Our multivariate Cox regression analysis also confirmed a significant association between these four predictive factors and the prognosis of SFT/HPC. Our study confirmed prior findings that patients with older age and malignant tumor phenotype were significantly associated with worse outcomes (Kinslow et al. 2018; Lu et al. 2022; Mena et al. 1991; Zeng et al. 2017; Sonabend et al. 2014; Schiariti et al. 2011; Ghia et al. 2013). As the first-line treatment choice for these patients, it is unsurprising that complete surgical removal of tumor was shown to have a significant impact on prognosis, in agreement with previous studies (Kinslow et al. 2018; Lu et al. 2022). It is noteworthy that radiotherapy reception conferred a remarkable survival advantage in our study. Ghose et al. found that survival is improved when complete resection is followed by adjuvant radiation after they systematic reviewed 523 CNS hemangiopericytoma patients (Ghose et al. 2017). Kinslow et al. also supported that gross total resection plus radiotherapy might be optimal in the management CNS SFT/HPC tumors with borderline/malignant feature (Kinslow et al. 2018). However, some researchers reported that the addition of postoperative adjuvant radiation did not seem to confer a survival benefit (Rutkowski et al. 2012, 2010). Owing to the aggressive nature of SFT/HPC, we believe that further radiotherapy may need to be comprehensively evaluated and considered in the high-risk population identified by our nomogram model. Further prospective trials should be conducted to evaluate the effect the radiotherapy.

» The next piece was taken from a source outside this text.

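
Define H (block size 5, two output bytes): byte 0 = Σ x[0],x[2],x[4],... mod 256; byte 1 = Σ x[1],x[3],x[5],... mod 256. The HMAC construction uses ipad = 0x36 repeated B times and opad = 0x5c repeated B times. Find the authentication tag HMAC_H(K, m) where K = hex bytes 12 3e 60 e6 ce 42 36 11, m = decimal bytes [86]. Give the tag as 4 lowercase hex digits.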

There are several limitations of our study that require attention. Firstly, due to its retrospective design, there may have been some bias in the selection of data. Prospective cohort studies may be needed to further strengthen the study of this type of tumor. Secondly, the SEER database did not contain some data, including tumor molecular bioinformation, detailed treatment information, and patient complications. Thirdly, we were unable to assess the progression-free survival of these patients due to the limitations of the SEER database. Lastly, our nomogram model needs further externally validation. In the future, it may be necessary to conduct multicenter studies for comprehensive collection of clinicopathological and therapeutic features, in order to determine related prognostic factors and analyze multiple outcome indicators.

Conclusion

In our study, the CS pattern of intracranial SFT/HPC patients was outlined, revealing a notable improvement in 5-year survival rates after an added period of survival. We also successfully developed the first novel CS-based nomogram model and a risk stratification system for SFT/HPC patients. This model with favorable predictive performance can deliver precise and timely prognostic data, facilitating individualized and economical post-treatment approach and crucial treatment suggestions for patients.